Clark Hoyt, the public editor of the New York Times, recently ran a piece that sought to defend the paper against Catholics unhappy with recent coverage of the pope. In particular, he defended Laurie Goodstein’s story on Fr. Lawrence Murphy.
Hoyt wrote, “In 1996, more than 20 years after Murphy moved away, the archbishop of Milwaukee, Rembert Weakland, wrote to Ratzinger [now the pope], saying he had just learned that the priest had solicited sex in the confessional while at the school, a particularly grievous offense, and asked how he should proceed.” (Our italics.) Weakland became Milwaukee archbishop in 1977.
Cardinal William Levada recently criticized Goodstein for trying to attribute blame to the pope for the Murphy case, “instead of to diocesan decisions at the time.” He was right to do so. Moreover, we cited Weakland’s record: he not only sought to punish whistle-blowers─he ripped off the archdiocese to settle a sexual assault lawsuit brought by his 53-year old male lover. We added that because Weakland was a champion of liberal causes, the media were giving him a pass for his delinquency in not contacting the Vatican about Murphy for two decades. Hoyt joined the chorus.

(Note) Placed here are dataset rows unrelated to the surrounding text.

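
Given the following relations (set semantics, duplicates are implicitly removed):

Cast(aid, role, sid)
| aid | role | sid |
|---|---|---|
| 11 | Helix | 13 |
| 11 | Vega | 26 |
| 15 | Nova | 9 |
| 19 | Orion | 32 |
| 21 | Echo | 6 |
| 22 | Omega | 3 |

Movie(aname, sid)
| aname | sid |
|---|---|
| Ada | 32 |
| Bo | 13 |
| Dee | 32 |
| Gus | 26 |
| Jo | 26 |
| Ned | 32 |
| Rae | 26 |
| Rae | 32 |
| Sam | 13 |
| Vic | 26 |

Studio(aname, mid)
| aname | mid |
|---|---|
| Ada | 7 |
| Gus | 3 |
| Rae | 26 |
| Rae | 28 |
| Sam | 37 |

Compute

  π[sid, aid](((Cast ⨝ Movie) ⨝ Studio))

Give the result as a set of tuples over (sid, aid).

{(13, 11), (26, 11), (32, 19)}

Joining Cast and Movie on sid yields {(11, Helix, 13, Bo), (11, Helix, 13, Sam), (11, Vega, 26, Gus), (11, Vega, 26, Jo), (11, Vega, 26, Rae), (11, Vega, 26, Vic), (19, Orion, 32, Ada), (19, Orion, 32, Dee), (19, Orion, 32, Ned), (19, Orion, 32, Rae)}.
Joining (Cast ⨝ Movie) and Studio on aname yields {(11, Helix, 13, Sam, 37), (11, Vega, 26, Gus, 3), (11, Vega, 26, Rae, 26), (11, Vega, 26, Rae, 28), (19, Orion, 32, Ada, 7), (19, Orion, 32, Rae, 26), (19, Orion, 32, Rae, 28)}.
π[sid, aid]: project onto (sid, aid) (4 duplicate(s) eliminated) → {(13, 11), (26, 11), (32, 19)}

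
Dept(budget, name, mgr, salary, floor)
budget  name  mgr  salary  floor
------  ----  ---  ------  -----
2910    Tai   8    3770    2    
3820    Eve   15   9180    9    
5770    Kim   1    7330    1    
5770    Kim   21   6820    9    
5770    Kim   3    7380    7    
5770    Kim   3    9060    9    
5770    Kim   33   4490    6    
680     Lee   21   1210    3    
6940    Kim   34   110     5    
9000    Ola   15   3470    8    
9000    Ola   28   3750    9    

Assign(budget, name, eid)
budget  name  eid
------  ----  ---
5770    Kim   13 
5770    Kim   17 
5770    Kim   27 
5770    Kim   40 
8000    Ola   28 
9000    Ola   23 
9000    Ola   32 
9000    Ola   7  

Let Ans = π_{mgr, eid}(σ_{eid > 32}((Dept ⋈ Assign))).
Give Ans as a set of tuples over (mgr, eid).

{(1, 40), (21, 40), (3, 40), (33, 40)}

Natural join on budget, name: {(5770, Kim, 1, 7330, 1, 13), (5770, Kim, 1, 7330, 1, 17), (5770, Kim, 1, 7330, 1, 27), (5770, Kim, 1, 7330, 1, 40), (5770, Kim, 21, 6820, 9, 13), (5770, Kim, 21, 6820, 9, 17), (5770, Kim, 21, 6820, 9, 27), (5770, Kim, 21, 6820, 9, 40), (5770, Kim, 3, 7380, 7, 13), (5770, Kim, 3, 7380, 7, 17), (5770, Kim, 3, 7380, 7, 27), (5770, Kim, 3, 7380, 7, 40), (5770, Kim, 3, 9060, 9, 13), (5770, Kim, 3, 9060, 9, 17), (5770, Kim, 3, 9060, 9, 27), (5770, Kim, 3, 9060, 9, 40), (5770, Kim, 33, 4490, 6, 13), (5770, Kim, 33, 4490, 6, 17), (5770, Kim, 33, 4490, 6, 27), (5770, Kim, 33, 4490, 6, 40), (9000, Ola, 15, 3470, 8, 23), (9000, Ola, 15, 3470, 8, 32), (9000, Ola, 15, 3470, 8, 7), (9000, Ola, 28, 3750, 9, 23), (9000, Ola, 28, 3750, 9, 32), (9000, Ola, 28, 3750, 9, 7)}
Apply σ_{eid > 32}; surviving tuples: {(5770, Kim, 1, 7330, 1, 40), (5770, Kim, 21, 6820, 9, 40), (5770, Kim, 3, 7380, 7, 40), (5770, Kim, 3, 9060, 9, 40), (5770, Kim, 33, 4490, 6, 40)}
π_{mgr, eid} gives {(1, 40), (21, 40), (3, 40), (33, 40)} (1 duplicate(s) eliminated).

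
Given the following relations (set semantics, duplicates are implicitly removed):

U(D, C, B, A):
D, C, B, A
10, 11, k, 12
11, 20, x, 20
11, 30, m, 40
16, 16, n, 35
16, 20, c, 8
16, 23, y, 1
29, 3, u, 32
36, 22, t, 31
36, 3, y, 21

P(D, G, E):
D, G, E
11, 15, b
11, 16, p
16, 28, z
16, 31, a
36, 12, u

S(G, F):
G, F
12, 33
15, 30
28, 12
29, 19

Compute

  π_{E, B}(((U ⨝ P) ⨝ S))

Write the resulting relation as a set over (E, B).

{(b, m), (b, x), (u, t), (u, y), (z, c), (z, n), (z, y)}

Natural join on D: {(11, 20, x, 20, 15, b), (11, 20, x, 20, 16, p), (11, 30, m, 40, 15, b), (11, 30, m, 40, 16, p), (16, 16, n, 35, 28, z), (16, 16, n, 35, 31, a), (16, 20, c, 8, 28, z), (16, 20, c, 8, 31, a), (16, 23, y, 1, 28, z), (16, 23, y, 1, 31, a), (36, 22, t, 31, 12, u), (36, 3, y, 21, 12, u)}
Natural join on G: {(11, 20, x, 20, 15, b, 30), (11, 30, m, 40, 15, b, 30), (16, 16, n, 35, 28, z, 12), (16, 20, c, 8, 28, z, 12), (16, 23, y, 1, 28, z, 12), (36, 22, t, 31, 12, u, 33), (36, 3, y, 21, 12, u, 33)}
Keep only column(s) E, B: {(b, m), (b, x), (u, t), (u, y), (z, c), (z, n), (z, y)}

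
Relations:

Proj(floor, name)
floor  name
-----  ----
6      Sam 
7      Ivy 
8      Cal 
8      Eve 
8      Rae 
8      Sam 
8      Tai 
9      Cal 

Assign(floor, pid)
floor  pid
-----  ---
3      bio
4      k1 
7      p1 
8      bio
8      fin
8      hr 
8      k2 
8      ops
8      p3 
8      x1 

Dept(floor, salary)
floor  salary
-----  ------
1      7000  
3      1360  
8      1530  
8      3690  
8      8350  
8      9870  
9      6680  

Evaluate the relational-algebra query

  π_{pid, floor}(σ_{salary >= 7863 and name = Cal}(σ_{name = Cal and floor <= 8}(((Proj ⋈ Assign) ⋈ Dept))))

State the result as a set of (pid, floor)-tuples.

{(bio, 8), (fin, 8), (hr, 8), (k2, 8), (ops, 8), (p3, 8), (x1, 8)}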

In a letter from the Coadjutor Bishop of Superior, Wisconsin, Raphael M. Fliss, to the Vicar for Personnel of the Archdiocese of Milwaukee, Fr. Joseph A. Janicki, he said, “In a recent conversation with Archbishop Weakland, I was left with the impression that it would not be advisable at this time to invite Father Murphy to return to Milwaukee to work among the deaf.” The letter was dated July 9, 1980. The source: the “Document Trail” that accompanied the Goodstein article online.
Perhaps Hoyt should have read his newspaper more carefully.